# CCM Canada. Canadian Cycle and Motor Company



## Nashman (Aug 30, 2020)

*CCM History:  ( link from Cabe: https://thecabe.com/forum/media/img3-jpg.34109/#xfmg-comment-5642)*





						CCM (bicycle company) - Wikipedia
					






					en.wikipedia.org
				



.

*I grew up with this Brand. I have contributed information on the CCM Flyte bicycle in other forums. The 1st bike is a 1949 CCM with a Sturmey Archer 3 speed/rear drum brake.( an earlier toolbox saddle addition) Then 2- 1967 Centennial edition/100 years of Canada being a country 1867-1967 (w/stock German 2 speed kickback rear hubs), one branded as a 1967 Centennial, the other a GT- 101. The Flyte is a 1938, painted in 1936 two tone cream and black style. Era correct toolbox saddle, the "airflow bars" and tomahawk stem are my Custom additions. Note NOS Gibson aluminum pedals.

Flyte history:*



			CCM Flyte: A Short History


----------



## Goldenrod (Aug 30, 2020)

Great bike with rare features.  I rode in the back shelf of that car for life guard lessons.  I was 16.


----------



## John (Aug 31, 2020)

Someone sent these pictures of a bicycle they found


----------



## Nashman (Aug 31, 2020)

John said:


> Someone sent these pictures of a bicycle they foundView attachment 1258356
> 
> View attachment 1258357
> 
> ...



Nice,

I had one of those frames once. Hygenic mono shock seat stay and leaf type spring at bottom bracket ( like a Flo Cycle) Very cool.  Thanks for sharing John. The early stuff is outside my interest, but I bet there are quite a few Cabers that would like this bike, especially the Canucks. I'll send the link to one now.  Cheers, Bob


----------



## David Brown (Aug 31, 2020)

The  Brantford is before 1917 as CCM with Made in Toronto is before then. After that they say Weston . I would say it came with Wood rims  new.


----------



## Nashman (Aug 31, 2020)

David Brown said:


> The  Brantford is before 1917 as CCM with Made in Toronto is before then. After that they say Weston . I would say it came with Wood rims  new.

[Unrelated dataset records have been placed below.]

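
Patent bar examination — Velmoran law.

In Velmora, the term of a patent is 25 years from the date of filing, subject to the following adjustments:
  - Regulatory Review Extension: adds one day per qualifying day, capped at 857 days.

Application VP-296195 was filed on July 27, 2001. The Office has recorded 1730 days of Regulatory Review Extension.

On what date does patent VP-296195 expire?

Base term: filing date + 25 years → 27 July 2026.
Regulatory Review Extension: 1730 days claimed exceeds the 857-day cap, so +857 days → 30 November 2028.

2028-11-30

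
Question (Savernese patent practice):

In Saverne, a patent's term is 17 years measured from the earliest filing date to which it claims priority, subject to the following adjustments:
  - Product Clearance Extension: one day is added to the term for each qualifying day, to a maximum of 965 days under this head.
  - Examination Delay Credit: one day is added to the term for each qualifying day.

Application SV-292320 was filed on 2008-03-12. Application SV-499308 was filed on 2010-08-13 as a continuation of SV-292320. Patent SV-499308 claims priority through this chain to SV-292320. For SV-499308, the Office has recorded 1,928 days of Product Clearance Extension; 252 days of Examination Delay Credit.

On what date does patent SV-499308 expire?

Earliest priority filing: 12 March 2008.
Base term: 12 March 2008 + 17 years → 12 March 2025.
Product Clearance Extension: 1928 days claimed exceeds the 965-day cap, so +965 days → 2 November 2027.
Examination Delay Credit: +252 days → 11 July 2028.

2028-07-11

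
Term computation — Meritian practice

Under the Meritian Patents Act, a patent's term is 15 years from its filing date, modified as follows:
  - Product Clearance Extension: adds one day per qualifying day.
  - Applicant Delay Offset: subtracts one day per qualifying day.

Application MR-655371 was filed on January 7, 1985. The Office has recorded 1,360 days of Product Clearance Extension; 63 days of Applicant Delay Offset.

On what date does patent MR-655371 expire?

2003-07-27

Base term: filing date + 15 years → 7 January 2000.
Product Clearance Extension: +1360 days → 28 September 2003.
Applicant Delay Offset: −63 days → 27 July 2003.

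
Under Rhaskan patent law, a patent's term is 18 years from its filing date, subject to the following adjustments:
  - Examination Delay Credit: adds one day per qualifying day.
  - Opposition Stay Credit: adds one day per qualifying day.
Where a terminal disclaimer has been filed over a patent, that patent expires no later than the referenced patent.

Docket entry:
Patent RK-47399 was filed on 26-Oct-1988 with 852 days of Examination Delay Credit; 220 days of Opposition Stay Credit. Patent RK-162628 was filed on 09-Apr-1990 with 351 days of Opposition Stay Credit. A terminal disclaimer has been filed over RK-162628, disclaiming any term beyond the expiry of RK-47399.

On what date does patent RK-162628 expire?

March 26, 2009

Natural term of RK-162628:
  Base: filing + 18 years → 9 April 2008.
  Opposition Stay Credit: +351 days → 26 March 2009.
Expiry of referenced patent RK-47399:
  Base: filing + 18 years → 26 October 2006.
  Examination Delay Credit: +852 days → 24 February 2009.
  Opposition Stay Credit: +220 days → 2 October 2009.
Terminal disclaimer: RK-162628 expires on the earlier of 26 March 2009 and 2 October 2009.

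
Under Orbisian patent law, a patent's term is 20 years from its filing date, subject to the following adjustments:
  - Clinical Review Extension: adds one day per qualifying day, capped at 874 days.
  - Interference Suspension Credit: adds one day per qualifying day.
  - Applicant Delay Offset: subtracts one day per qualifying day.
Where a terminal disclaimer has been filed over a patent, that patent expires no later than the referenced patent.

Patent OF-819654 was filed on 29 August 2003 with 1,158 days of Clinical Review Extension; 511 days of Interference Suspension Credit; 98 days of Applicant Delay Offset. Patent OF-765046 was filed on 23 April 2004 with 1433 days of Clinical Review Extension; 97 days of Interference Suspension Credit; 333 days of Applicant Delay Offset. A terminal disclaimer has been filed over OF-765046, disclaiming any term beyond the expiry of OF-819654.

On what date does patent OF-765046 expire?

January 21, 2026

Natural term of OF-765046:
  Base: filing + 20 years → 23 April 2024.
  Clinical Review Extension: 1433 days claimed exceeds the 874-day cap, so +874 days → 14 September 2026.
  Interference Suspension Credit: +97 days → 20 December 2026.
  Applicant Delay Offset: −333 days → 21 January 2026.
Expiry of referenced patent OF-819654:
  Base: filing + 20 years → 29 August 2023.
  Clinical Review Extension: 1158 days claimed exceeds the 874-day cap, so +874 days → 19 January 2026.
  Interference Suspension Credit: +511 days → 14 June 2027.
  Applicant Delay Offset: −98 days → 8 March 2027.
Terminal disclaimer: OF-765046 expires on the earlier of 21 January 2026 and 8 March 2027.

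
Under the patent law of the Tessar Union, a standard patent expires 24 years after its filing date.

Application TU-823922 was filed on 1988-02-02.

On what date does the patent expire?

February 2, 2012

Filing date + 24 years → 2 February 2012.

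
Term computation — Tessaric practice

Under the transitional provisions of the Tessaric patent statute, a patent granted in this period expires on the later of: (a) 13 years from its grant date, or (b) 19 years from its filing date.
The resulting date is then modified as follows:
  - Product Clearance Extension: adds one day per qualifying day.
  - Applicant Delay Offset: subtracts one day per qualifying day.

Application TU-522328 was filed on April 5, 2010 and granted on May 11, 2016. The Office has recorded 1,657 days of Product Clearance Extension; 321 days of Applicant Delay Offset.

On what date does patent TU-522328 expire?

(a) grant + 13 years → 11 May 2029.
(b) filing + 19 years → 5 April 2029.
Later of the two: 11 May 2029.
Product Clearance Extension: +1657 days → 23 November 2033.
Applicant Delay Offset: −321 days → 6 January 2033.

January 6, 2033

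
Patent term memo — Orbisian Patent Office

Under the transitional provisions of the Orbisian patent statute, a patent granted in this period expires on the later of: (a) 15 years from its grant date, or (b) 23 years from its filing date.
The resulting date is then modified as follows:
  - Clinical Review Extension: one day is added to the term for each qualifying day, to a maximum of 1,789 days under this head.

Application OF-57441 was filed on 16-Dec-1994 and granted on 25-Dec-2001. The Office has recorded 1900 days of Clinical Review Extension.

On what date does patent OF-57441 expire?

(a) grant + 15 years → 25 December 2016.
(b) filing + 23 years → 16 December 2017.
Later of the two: 16 December 2017.
Clinical Review Extension: 1900 days claimed exceeds the 1789-day cap, so +1789 days → 9 November 2022.

2022-11-09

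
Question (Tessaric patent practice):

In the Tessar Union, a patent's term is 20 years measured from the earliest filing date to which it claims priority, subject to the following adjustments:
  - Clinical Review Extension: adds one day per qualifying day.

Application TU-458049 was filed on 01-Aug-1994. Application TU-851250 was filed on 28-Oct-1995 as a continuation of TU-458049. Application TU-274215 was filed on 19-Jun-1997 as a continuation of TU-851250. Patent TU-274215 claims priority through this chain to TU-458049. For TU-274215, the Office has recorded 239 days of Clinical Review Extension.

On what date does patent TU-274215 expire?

Earliest priority filing: 1 August 1994.
Base term: 1 August 1994 + 20 years → 1 August 2014.
Clinical Review Extension: +239 days → 28 March 2015.

2015-03-28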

 Thanks Dave. The lack of wood rims caught my eye as well. I seem to remember a patent year in the early teens on my shock when I owned a frame some 30 or so years ago.


----------



## David Brown (Aug 31, 2020)

I still have a CCM Massey  Silver Ribbon with Hygienic frame. Have had that bike about 25 years and put a lot of miles on it. Have ridden it too many Wheelmen meets in the US.over the years. I love riding that bike really nice gearing.


----------



## bleedingfingers (Aug 31, 2020)

Those bikes are so cool they had shocks before cars had shocks.


----------



## David Brown (Sep 1, 2020)

I  had made new springs for those bike as most are broken. And to me that bike needs a new spring also which I have.


----------



## Nashman (Sep 1, 2020)

David Brown said:


> I  had made new springs for those bike as most are broken. And to me that bike needs a new spring also which I have.



Needs wood rims too!!


----------



## ninolecoast (Sep 1, 2020)

The cream and black Flyte is pure artwork!!!


----------



## Nashman (Sep 1, 2020)

ninolecoast said:


> The cream and black Flyte is pure artwork!!!



Thanks!!  I appreciate the compliment. It rides nice too. Do I see an Aerocycle in your pic? WOW!


----------



## ninolecoast (Sep 1, 2020)

Yes it’s very nice older restoration. Just needs some detailing. Been trying to find a taillight Lens for some time.
People can’t believe it’s 85 years old.

Mike


----------



## Nashman (Sep 1, 2020)

ninolecoast said:


> Yes it’s very nice older restoration. Just needs some detailing. Been trying to find a taillight Lens for some time.
> People can’t believe it’s 85 years old.
> 
> Mike



 Mike, I wish I could help with a "correct" lens. I think I have some old glass lenses around, but not correct. I'd love some pics of the bike if you have ( PM me). If not, no sweat. Cheers, Bob


----------



## Nashman (Dec 17, 2020)

Another added to my collection. 1939 CCM Motorbike all original ( except tires and I upgraded the rims). I will be putting a correct Mesinger original long spring on it soon.


----------



## ninolecoast (Dec 17, 2020)

How’s it do in the snow?


----------